On Tue, May 10, 2011 at 12:02:42PM +0100, Nick Wedd wrote:
> In message <[email protected]>,
> Fuming Wang <[email protected]> writes
> >I found the game between Zen19 (white) v.s pachi2 (black) in round 8
> >quite interesting. A big pachi2 group (left side) was killed and
> >pachi2 kept adding stones to the dead group, while Zen19 seemed to
> >understood the situation and played only to prevent eye forming moves.
> >However, Zen19 failed two chances to prevent pachi2 from making the
> >group into seki. With this group alive, pachi2 should have won the
> >game, however, the official result is white (Zen19) win over resign.
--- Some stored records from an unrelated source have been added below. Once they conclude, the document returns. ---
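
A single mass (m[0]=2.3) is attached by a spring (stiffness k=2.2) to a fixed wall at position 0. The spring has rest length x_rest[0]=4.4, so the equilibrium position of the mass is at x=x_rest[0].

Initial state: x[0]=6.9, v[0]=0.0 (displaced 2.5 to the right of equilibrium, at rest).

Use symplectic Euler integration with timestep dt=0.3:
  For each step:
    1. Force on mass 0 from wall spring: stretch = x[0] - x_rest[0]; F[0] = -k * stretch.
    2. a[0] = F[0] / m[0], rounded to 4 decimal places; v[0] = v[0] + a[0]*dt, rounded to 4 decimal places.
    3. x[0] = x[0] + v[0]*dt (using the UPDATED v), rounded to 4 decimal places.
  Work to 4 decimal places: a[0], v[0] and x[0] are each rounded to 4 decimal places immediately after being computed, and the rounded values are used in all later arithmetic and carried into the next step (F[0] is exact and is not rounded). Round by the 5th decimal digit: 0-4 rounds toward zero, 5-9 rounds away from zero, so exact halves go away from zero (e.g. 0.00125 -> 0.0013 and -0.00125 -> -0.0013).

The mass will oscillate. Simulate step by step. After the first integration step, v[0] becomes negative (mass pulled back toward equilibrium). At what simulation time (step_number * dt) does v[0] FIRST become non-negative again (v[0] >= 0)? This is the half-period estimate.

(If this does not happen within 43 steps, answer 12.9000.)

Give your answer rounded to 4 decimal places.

Answer: 3.3000

Derivation:
Step 0: x=[6.9000] v=[0.0000]
Step 1: x=[6.6848] v=[-0.7174]
Step 2: x=[6.2729] v=[-1.3731]
Step 3: x=[5.6997] v=[-1.9106]
Step 4: x=[5.0146] v=[-2.2836]
Step 5: x=[4.2766] v=[-2.4600]
Step 6: x=[3.5492] v=[-2.4246]
Step 7: x=[2.8951] v=[-2.1805]
Step 8: x=[2.3705] v=[-1.7487]
Step 9: x=[2.0206] v=[-1.1663]
Step 10: x=[1.8756] v=[-0.4835]
Step 11: x=[1.9479] v=[0.2409]
First v>=0 after going negative at step 11, time=3.3000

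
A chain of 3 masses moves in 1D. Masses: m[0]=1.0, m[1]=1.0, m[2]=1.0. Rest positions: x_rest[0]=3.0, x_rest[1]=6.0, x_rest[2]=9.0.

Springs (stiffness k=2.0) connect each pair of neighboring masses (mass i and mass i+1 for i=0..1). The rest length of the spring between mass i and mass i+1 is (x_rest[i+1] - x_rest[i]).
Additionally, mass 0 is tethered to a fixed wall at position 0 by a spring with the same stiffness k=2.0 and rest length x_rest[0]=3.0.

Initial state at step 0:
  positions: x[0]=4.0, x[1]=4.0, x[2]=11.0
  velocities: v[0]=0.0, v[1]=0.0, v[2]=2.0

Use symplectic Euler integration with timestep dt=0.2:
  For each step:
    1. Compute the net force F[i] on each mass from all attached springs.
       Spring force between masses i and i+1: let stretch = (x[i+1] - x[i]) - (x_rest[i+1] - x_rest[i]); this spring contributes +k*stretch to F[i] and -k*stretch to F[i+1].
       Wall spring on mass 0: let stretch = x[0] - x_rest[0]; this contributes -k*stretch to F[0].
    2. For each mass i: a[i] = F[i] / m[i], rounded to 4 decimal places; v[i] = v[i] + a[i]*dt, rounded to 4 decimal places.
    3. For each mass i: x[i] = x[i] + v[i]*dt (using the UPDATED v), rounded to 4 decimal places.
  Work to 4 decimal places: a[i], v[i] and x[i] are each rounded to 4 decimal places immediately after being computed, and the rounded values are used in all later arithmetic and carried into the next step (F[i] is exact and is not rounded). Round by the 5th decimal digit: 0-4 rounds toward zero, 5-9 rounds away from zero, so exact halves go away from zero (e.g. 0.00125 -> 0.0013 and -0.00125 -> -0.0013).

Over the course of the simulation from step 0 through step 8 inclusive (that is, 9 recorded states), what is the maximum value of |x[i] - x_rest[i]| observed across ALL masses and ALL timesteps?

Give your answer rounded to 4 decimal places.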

> >Am I missing something? Why didn't Zen19 see the seki situation? and
> >why didn't pachi2 know that its group is already dead?
>
> Here is my understanding of it:
>
> The group is on the right side, not the left.
>
> White killed it, probably before move 170.
>
> Black wasted four moves (177, 261, 265, 281) enlarging it and
> leaving it dead in gote.
>
> At the end of the game it was still dead: White can kill by playing
> q6 to make the "coolie's hat" shape.
>
> Even if the final position is scored with the dead group as alive in
> seki, White is still ahead.
Eh, of course you are right. I saw that in the game, then now I thought
I was wrong and now I'm wondering how could I miss it. ;-)
--
Petr "Pasky" Baudis
UNIX is user friendly, it's just picky about who its friends are.